Administrative Appeals Tribunal accused of being a secretive star chamber
A serious criminal record is not necessarily a bar to being given Australian citizenship.
Under the headline “Star chambers must not decide who enters Australia”, The Australian’s main editorial yesterday:
In overturning a decision by the Immigration Department, on delegation from Immigration and Border Protection Minister Peter Dutton, to refuse a visa for a Palestinian man once jailed for conspiracy to cause intentional death and belonging to a terrorist organisation, the Administrative Appeals Tribunal has shown itself a poor arbiter of immigration matters.
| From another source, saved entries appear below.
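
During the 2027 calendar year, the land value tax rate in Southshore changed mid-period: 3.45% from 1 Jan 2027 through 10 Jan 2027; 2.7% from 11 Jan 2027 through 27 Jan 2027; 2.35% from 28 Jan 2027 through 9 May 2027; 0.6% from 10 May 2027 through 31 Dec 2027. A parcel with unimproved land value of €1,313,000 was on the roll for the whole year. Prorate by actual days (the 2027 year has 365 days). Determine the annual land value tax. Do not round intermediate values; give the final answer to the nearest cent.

€16,608.55

1 Jan – 10 Jan 2027: 10 days at 3.45% → €1,313,000 × 3.45% × 10/365 = €1,241.0548
11 Jan – 27 Jan 2027: 17 days at 2.7% → €1,313,000 × 2.7% × 17/365 = €1,651.1425
28 Jan – 9 May 2027: 102 days at 2.35% → €1,313,000 × 2.35% × 102/365 = €8,622.6329
10 May – 31 Dec 2027: 236 days at 0.6% → €1,313,000 × 0.6% × 236/365 = €5,093.7205
Total = €16,608.5507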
The applicant, a 30-year-old man from the West Bank in the Palestinian Territories, had “serious convictions” and had lied about them on his visa application.
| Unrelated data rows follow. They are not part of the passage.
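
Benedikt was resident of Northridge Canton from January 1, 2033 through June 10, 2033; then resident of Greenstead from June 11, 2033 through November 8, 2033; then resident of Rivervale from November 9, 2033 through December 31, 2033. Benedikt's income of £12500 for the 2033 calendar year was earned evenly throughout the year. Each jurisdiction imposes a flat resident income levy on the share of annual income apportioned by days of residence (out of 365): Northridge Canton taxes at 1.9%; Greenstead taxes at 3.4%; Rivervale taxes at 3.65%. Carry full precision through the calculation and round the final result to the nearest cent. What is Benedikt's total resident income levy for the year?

£346.83

Northridge Canton, January 1 – June 10, 2033: 161 days → £12500 × 1.9% × 161/365 = £104.7603
Greenstead, June 11 – November 8, 2033: 151 days → £12500 × 3.4% × 151/365 = £175.8219
Rivervale, November 9 – December 31, 2033: 53 days → £12500 × 3.65% × 53/365 = £66.2500
Total = £346.8322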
If this sounds familiar, you’re correct: The Australian, September 12:
Peter Dutton has argued it is in the national interest he obtain a “ministerial veto” to block citizenship for people found not to be of “good character” after a child rapist, drug dealers and a convicted killer won citizenship status in the Administrative Appeals Tribunal. But with the government’s citizenship bill blocked in the Senate, Mr Dutton has accused Labor and the Senate crossbench of standing in the way of what he says are much-needed changes to allow a veto over AAT decisions.
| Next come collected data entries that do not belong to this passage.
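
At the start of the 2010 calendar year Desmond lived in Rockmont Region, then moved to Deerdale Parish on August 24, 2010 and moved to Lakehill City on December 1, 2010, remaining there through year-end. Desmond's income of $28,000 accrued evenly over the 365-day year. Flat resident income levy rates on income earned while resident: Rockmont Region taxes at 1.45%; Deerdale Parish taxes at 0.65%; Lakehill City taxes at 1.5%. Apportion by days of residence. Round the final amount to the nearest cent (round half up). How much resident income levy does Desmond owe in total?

Rockmont Region, January 1 – August 23, 2010: 235 days → $28,000 × 1.45% × 235/365 = $261.3973
Deerdale Parish, August 24 – November 30, 2010: 99 days → $28,000 × 0.65% × 99/365 = $49.3644
Lakehill City, December 1 – December 31, 2010: 31 days → $28,000 × 1.5% × 31/365 = $35.6712
Total = $346.4329

$346.43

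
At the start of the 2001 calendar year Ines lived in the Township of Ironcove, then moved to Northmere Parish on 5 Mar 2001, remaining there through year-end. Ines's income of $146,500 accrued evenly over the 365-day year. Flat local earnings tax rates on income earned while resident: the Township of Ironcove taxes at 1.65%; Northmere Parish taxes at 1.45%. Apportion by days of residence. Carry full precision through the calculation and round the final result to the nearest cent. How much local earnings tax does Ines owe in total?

The Township of Ironcove, 1 Jan – 4 Mar 2001: 63 days → $146,500 × 1.65% × 63/365 = $417.2240
Northmere Parish, 5 Mar – 31 Dec 2001: 302 days → $146,500 × 1.45% × 302/365 = $1,757.5986
Total = $2,174.8226

$2,174.82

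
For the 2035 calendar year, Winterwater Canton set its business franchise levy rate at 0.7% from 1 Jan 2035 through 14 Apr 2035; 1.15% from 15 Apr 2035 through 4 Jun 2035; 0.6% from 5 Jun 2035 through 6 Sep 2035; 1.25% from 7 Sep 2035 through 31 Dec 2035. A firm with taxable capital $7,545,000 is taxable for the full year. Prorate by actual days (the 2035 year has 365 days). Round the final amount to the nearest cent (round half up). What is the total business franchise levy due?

$68,804.20

1 Jan – 14 Apr 2035: 104 days at 0.7% → $7,545,000 × 0.7% × 104/365 = $15,048.6575
15 Apr – 4 Jun 2035: 51 days at 1.15% → $7,545,000 × 1.15% × 51/365 = $12,123.6781
5 Jun – 6 Sep 2035: 94 days at 0.6% → $7,545,000 × 0.6% × 94/365 = $11,658.5753
7 Sep – 31 Dec 2035: 116 days at 1.25% → $7,545,000 × 1.25% × 116/365 = $29,973.2877
Total = $68,804.1986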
Dutton cites a 1996 case in which the AAT overturned a ministerial decision not to grant citizenship to a convicted child rapist on the grounds he should be considered of “good character”:
A cocaine dealer convicted of trying to import 3.387kg of cocaine was also found to be of good character by the AAT and granted citizenship. In 1993, Iranian Hassan Baharestan was convicted of manslaughter in Western Australia for killing Church of Christ minister Douglas Good. In 2011 the AAT ruled he should be entitled to Australian citizenship.
Even the ABC realises there is a story here, September 11:
Serious questions are being asked about the way refugee cases are considered after a tribunal was found to have adopted a “cut-and-paste” approach to its rulings. The case will now be sent back to the Administrative Appeals Tribunal for reconsideration. An Afghan Hazara asylum-seeker who took his case to the Federal Court has exposed the practice, which lawyers discovered had occurred on several occasions.
No matter is too trivial for this tribunal. Ceduna’s West Coast Sentinel reports the case of public servant James Dalgleish. Dissatisfied with Comcare’s decision to stop paying for his running shoes he took his case to the AAT, September 8:
Mr Dalgleish took the case to the Administrative Appeals Tribunal in August. A former public servant who was hit by a car on his way to work 31 years ago has won a legal bid forcing the government to pay for his cushioned running shoes.
Melbourne’s Herald Sun reports the AAT is hiding from scrutiny by publishing only a tiny number of the thousands of visa decisions it makes, September 8:
It has refused to answer questions from the Herald Sun about how many of its decisions are made public. But AAT registrar Sian Leathem had to admit under questioning at a recent Senate hearing that a whopping 87.5 per cent of its decisions on visas were not published last year. “There were 2009 decisions that were published — which is 12.5 per cent of all their written decisions,” she told the Senate legal and constitutional affairs committee. Ms Leathem also admitted protection visa decisions relating to Iranians always remained secret.